La mosquée, lecture conceptuelle
La mosquée est le plus important bâtiment religieux en
Islam. Au onzième siècle, le rôle de la mosquée a connu une certaine expansion
au service de la communauté musulmane. Les mosquées ont servi d’écoles pour
enseigner le Fiqh, le Coran, la jurisprudence, les arts et les sciences. On a
alors construit des salles annexes dans les mosquées pour accueillir les élèves
et les professeurs (1). Nous remarquons que la mosquée est le fondement sur
lequel s’appuient les groupes islamistes dans leur pratique de la politique.

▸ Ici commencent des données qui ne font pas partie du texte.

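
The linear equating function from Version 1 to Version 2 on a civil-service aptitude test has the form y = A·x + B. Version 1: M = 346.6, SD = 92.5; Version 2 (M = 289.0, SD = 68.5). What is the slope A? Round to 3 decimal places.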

Ils s’en servent comme outil de mobilisation. La mosquée est le lieu où les
musulmans se rassemblent pour prier (2). D’après le linguiste Mohammed bin
Abdullah Zarkashi, le mot Masdjid (mosquée) signifie
littéralement « le lieu où l’on se prosterne », ce qui confère à ce lieu
une certaine révérence. Il est bien connu que le serviteur est plus proche de
son Seigneur durant la prosternation. L’emploi du mot Masdjid (lieu
où l’on se prosterne) et non pas Marka’ (lieu où l’on
s’agenouille) dénote de la grande révérence dont bénéficie la mosquée. On
emploie aussi le mot Djami’ c’est-à-dire le lieu qui rassemble
les serviteurs pour la prière du vendredi. L’Islam recommande la construction
bénévole des mosquées, et accorde un grand mérite à celui qui le fait. D’où la
précipitation à faire des dons pour construire des mosquées. Le Prophète (Salla
Allahou Alaihi wa Sallam) a dit « Celui qui construit une mosquée,
Allah lui construit une maison au paradis » Mouslim (4).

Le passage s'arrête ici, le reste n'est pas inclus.